To prevent this from happening, the first rule, skip, looks through each <attr> node for the <attr attr-name="Some Attribute"> and replaced the value with a version contained inside curly braces. So Some Attribute would become {Some Attribute} or another way: <attr attr-name="Some Attribute"> becomes <attr attr-name="{Some Attribute}">
This means that when the Schema Map rule is applied (following the first linkage of this rule) nothing should be converted from the application namespace, since the curly braces should change the names sufficiently to avoid the mapping.
It does this by looping through the XPATH of ./attr, which limits it to a an <instance> document as well, since an <add> event would be full of <add-attr attr-name='Something"> nodes, and a <modify> event would be full of <modify-attr attr-name='Something">, but an <instance> document would have only <attr attr-name='Something"> nodes.
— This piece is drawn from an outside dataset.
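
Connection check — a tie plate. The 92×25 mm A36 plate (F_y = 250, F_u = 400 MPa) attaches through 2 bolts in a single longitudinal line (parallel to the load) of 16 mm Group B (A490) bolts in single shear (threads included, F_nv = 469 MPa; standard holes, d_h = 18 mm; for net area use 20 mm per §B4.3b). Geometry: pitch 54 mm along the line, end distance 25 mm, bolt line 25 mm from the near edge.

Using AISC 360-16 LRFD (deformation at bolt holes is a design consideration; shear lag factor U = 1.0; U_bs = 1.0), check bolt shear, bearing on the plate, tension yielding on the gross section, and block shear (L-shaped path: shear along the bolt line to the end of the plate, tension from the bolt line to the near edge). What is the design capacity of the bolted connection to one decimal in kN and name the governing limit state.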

This is one of those reasons why the reformat operation attribute token is actually so powerful, is that it works on all three cases, which is not always obvious. For more information on the reformat operation attribute token, you can read this article: Reformat Operation Attribute
Then inside the loop, it sets the XML attribute (which is nice as you do not have to remove the old value, just set in a new one) for attr-name as the current-node variable, preceded by a { and followed by a } thus making it miss the Schema Map policy.
Then it clears the operation property of data-collection-query (so that this rule will not fire on it, as it returns on its way back), and sets the restore-attr-names operation property to true. Then it break's to avoid the next rule, which is called simply "restore".
The rule "restore" is sort of the opposite of the "skip" rule, and is meant to fire as the query returns. Now in practice this is meant to be query on the Subscriber channel, and reply on the Publisher channel, but this rule would actually work in both directions if the application knew to add the appropriate operation property to trigger it.
The test now is for the restore-attr-names operation property and if true, then it is the response to a DCS driver query, and now the need is to remove the curly braces ( {} ) from around the attribute names.
It does this with the same for each loop through the XPATH of ./attr which means any <attr> node in the current document (the period), and inside the loop uses some XPATH string functions. The XPATH is:
So that is, substring $current-node/@attr-name (the value of the attr-name XML attribute in the current node) and before the } and after the { to get back the original name. Then use that result to set the XML attribute attr-name.
Very clever approach, and simple once you understand it.